C’est vrai. Le changement climatique va de pair avec la question de la justice sociale: entre les différentes générations, les différentes couches sociales, les différentes régions. En Suisse, nous nous en sortons relativement bien. Mais nous avons nous aussi des groupes vulnérables, qui sont d’ores et déjà affectés plus durement par les vagues de chaleur et autres répercussions de la crise climatique, et qui ont plus de difficultés à se protéger : les seniors, les personnes enceintes et les enfants en bas âge. La déshydratation représente pour eux un grand danger. Les vagues de chaleur entraînent une hausse des accouchements avant terme – parfois avec des conséquences mortelles. Par ailleurs, les personnes qui vivent dans des rues où la circulation est intense sont plus fortement exposées aux particules fines et à la pollution sonore. Il s’agit généralement de couches sociales aux revenus plus faibles.
Quels sont les plus grands défis pour notre secteur de la santé ?
Nous devons nous prémunir contre les pics de chaleur extrême. C’est le scénario réaliste qui menace la Suisse. Pour cela, nous devons établir des plans d’urgence. Comment faire collaborer cabinets médicaux, hôpitaux et établissements médico-sociaux pendant l’été ? Les cabinets sont fermés pour cause de vacances ; les proches ne sont peut-être pas disponibles. Comment trier les patients ? Des questions se posent sur l’infrastructure : les établissements disposent-ils de pièces climatisées ? Mais aussi sur le diagnostic : les médecins pensent-ils à de nouveaux tableaux cliniques ? Nous observerons probablement aussi des cas de dengue ou de fièvre du Nil occidental en Suisse.
Le personnel médical de Suisse est-il préparé aux conséquences du changement climatique ?
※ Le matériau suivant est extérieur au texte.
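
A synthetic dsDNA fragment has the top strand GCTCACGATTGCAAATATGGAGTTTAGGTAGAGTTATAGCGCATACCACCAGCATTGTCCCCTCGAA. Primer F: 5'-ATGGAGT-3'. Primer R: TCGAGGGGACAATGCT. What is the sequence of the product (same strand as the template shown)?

Scanning the template, ATGGAGT occurs at positions 17–23; this primer anneals to the bottom strand there with its 3' end pointing downstream.
The reverse primer's reverse complement is AGCATTGTCCCCTCGA, which matches the template at positions 51–66.
The product is the template from position 17 through 66 (50 bp).

5'-ATGGAGTTTAGGTAGAGTTATAGCGCATACCACCAGCATTGTCCCCTCGA-3'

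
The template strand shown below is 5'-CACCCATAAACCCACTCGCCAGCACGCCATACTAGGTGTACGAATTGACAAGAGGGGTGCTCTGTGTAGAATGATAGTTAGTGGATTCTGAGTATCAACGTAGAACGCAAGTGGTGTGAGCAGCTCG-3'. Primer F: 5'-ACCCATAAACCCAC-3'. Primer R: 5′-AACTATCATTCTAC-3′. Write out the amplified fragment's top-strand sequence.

Forward primer ACCCATAAACCCAC is found on the top strand at positions 2–15.
Reverse complement of the reverse primer: GTAGAATGATAGTT. This occurs on the top strand at positions 66–79.
The product is the template from position 2 through 79 (78 bp).

5'-ACCCATAAACCCACTCGCCAGCACGCCATACTAGGTGTACGAATTGACAAGAGGGGTGCTCTGTGTAGAATGATAGTT-3'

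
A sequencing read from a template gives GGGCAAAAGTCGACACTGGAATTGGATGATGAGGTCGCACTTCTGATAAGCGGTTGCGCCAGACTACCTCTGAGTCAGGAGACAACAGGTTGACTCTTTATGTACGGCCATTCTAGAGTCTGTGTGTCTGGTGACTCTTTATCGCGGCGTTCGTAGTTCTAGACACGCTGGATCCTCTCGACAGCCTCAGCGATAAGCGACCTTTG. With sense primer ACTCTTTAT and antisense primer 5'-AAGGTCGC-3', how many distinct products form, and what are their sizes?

Two products: 112 bp, 71 bp

The forward primer ACTCTTTAT matches the top strand at positions 93–101, 134–142.
The reverse primer's reverse complement is GCGACCTT, matching at positions 197–204.
Each forward site pairs with the reverse site to give a product ending at position 204: sizes 112, 71 bp.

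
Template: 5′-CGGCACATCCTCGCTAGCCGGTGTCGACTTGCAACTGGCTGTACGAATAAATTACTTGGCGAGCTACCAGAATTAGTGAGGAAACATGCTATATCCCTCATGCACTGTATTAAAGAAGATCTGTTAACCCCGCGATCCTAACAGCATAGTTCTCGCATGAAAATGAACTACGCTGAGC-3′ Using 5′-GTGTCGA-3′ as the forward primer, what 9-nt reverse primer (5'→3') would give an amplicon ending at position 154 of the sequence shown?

The forward primer binds at positions 21–27; the product's 3' end on the top strand is position 154.
The reverse primer anneals to the top strand over positions 146–154, i.e. to ATAGTTCTC.
Its sequence written 5'→3' is the reverse complement: GAGAACTAT.

5'-GAGAACTAT-3'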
Dans de nombreux pays, le changement climatique, ou plutôt la notion plus large de « santé planétaire », fait son entrée dans les études médicales. La génération de médecins à venir comprendra mieux le lien étroit entre santé et changement climatique : quelles sont les répercussions de la perte de biodiversité ? Quel effet le microplastique a-t-il sur le corps humain ? Les crises environnementales deviennent des crises sanitaires, ou en sont déjà.
Que peut-on faire sur le plan individuel ?
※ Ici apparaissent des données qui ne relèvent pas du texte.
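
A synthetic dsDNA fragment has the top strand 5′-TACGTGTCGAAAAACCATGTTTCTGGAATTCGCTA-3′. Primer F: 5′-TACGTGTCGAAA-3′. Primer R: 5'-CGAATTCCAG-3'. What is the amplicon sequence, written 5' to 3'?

Forward primer TACGTGTCGAAA is found on the top strand at positions 1–12.
Taking the reverse complement of CGAATTCCAG gives CTGGAATTCG, found at positions 23–32 on the template; the primer anneals here to the top strand with its 3' end pointing upstream.
The product is the template from position 1 through 32 (32 bp).

5'-TACGTGTCGAAAAACCATGTTTCTGGAATTCG-3'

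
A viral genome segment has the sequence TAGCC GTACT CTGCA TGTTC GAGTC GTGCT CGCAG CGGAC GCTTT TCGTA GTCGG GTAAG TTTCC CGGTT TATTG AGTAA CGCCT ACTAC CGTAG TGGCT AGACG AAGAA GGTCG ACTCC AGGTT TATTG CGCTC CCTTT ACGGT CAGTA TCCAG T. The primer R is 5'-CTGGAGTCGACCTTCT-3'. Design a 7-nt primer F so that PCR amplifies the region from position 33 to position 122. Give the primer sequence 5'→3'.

5'-CAGCGGA-3'

The reverse primer's reverse complement AGAAGGTCGACTCCAG matches the template at positions 107–122; the product starts at position 33.
The forward primer is identical to the top strand over positions 33–39: CAGCGGA.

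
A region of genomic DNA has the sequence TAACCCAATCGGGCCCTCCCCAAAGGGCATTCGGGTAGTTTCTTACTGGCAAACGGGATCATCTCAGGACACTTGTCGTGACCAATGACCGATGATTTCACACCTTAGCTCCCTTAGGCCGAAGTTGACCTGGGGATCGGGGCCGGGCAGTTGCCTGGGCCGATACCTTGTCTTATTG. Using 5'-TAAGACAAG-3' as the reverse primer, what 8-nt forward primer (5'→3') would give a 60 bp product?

The reverse primer's reverse complement CTTGTCTTA matches the template at positions 167–175, so the product ends at position 175.
A 60 bp product then starts at position 175 − 60 + 1 = 116.
The forward primer is identical to the top strand there: AGGCCGAA.

5'-AGGCCGAA-3'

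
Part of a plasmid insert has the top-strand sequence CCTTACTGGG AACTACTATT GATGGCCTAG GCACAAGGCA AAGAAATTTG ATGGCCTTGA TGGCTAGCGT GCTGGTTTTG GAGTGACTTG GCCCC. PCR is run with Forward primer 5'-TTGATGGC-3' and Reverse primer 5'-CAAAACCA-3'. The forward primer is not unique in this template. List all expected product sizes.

62 bp, 33 bp, 24 bp

The forward primer TTGATGGC matches the top strand at positions 19–26, 48–55, 57–64.
The reverse primer's reverse complement is TGGTTTTG, matching at positions 73–80.
Each forward site pairs with the reverse site to give a product ending at position 80: sizes 62, 33, 24 bp.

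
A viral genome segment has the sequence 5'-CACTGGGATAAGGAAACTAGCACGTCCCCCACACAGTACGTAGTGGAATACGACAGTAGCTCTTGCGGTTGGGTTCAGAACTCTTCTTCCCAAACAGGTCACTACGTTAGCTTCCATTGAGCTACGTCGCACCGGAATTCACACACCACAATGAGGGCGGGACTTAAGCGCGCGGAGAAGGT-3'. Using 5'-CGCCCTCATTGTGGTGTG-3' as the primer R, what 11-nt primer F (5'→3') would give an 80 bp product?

5'-ACTCTTCTTCC-3'

The reverse primer's reverse complement CACACCACAATGAGGGCG matches the template at positions 142–159, so the product ends at position 159.
An 80 bp product then starts at position 159 − 80 + 1 = 80.
The forward primer is identical to the top strand there: ACTCTTCTTCC.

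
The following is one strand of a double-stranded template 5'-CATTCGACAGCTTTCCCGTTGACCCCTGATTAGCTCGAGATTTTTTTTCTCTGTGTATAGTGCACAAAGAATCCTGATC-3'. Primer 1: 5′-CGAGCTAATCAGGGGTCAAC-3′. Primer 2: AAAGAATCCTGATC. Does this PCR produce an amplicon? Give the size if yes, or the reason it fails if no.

Primer 1 (CGAGCTAATCAGGGGTCAAC) has reverse complement GTTGACCCCTGATTAGCTCG, which matches the top strand at positions 18–37; primer 1 anneals to the top strand there with its 3' end pointing upstream toward position 18.
Primer 2 (AAAGAATCCTGATC) matches the top strand directly at positions 66–79; it anneals to the bottom strand with its 3' end pointing downstream toward position 79.
The 3' ends diverge (primer 1 extends toward position 1, primer 2 toward position 79), so the primers never converge on a shared product.

No product — the primers' 3' ends point away from each other.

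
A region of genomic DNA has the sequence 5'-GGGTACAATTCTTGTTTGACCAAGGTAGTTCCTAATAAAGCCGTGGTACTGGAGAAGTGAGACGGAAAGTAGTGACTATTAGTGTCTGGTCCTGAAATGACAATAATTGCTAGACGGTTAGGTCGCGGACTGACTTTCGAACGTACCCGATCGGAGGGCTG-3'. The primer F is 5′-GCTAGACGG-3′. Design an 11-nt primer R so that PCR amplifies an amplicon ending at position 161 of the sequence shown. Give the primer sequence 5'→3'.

The forward primer binds at positions 109–117; the product's 3' end on the top strand is position 161.
The reverse primer anneals to the top strand over positions 151–161, i.e. to TCGGAGGGCTG.
Its sequence written 5'→3' is the reverse complement: CAGCCCTCCGA.

5'-CAGCCCTCCGA-3'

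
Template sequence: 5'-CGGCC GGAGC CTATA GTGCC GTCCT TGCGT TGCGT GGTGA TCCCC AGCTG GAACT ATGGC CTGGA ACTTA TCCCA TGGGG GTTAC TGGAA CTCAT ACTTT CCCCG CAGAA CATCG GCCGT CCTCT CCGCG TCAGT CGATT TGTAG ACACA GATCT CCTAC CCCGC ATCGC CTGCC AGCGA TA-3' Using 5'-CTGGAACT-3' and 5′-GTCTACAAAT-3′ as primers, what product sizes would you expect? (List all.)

100 bp, 87 bp, 63 bp

The forward primer CTGGAACT matches the top strand at positions 48–55, 61–68, 85–92.
The reverse primer's reverse complement is ATTTGTAGAC, matching at positions 138–147.
Each forward site pairs with the reverse site to give a product ending at position 147: sizes 100, 87, 63 bp.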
Adopter un comportement écologique a un effet bénéfique sur la santé personnelle. Aller au travail à vélo plutôt qu’en voiture ou suivre un régime végétarien favorise la santé, ce qui est un effet secondaire positif. La population dans son ensemble y est encore trop peu sensibilisée. Un travail d’information est nécessaire, mais des mesures politiques et structurelles concrètes le sont également. Les experts du secteur de la santé jouent un rôle déterminant à ce titre. Ils bénéficient d’une grande confiance ; ce sera à eux d’expliquer la relation entre environnement et santé.
Christian Abshagen est médecin et titulaire d’un MBA ainsi que d’un diplôme en médecine tropicale et en hygiène. Il dirige le service spécialisé Durabilité à l’hôpital universitaire de Bâle et enseigne et conduit des recherches à la Hochschule für Life Sciences FHNW. Là-bas, il a mis sur pied un programme de CAS, « Santé et environnement ».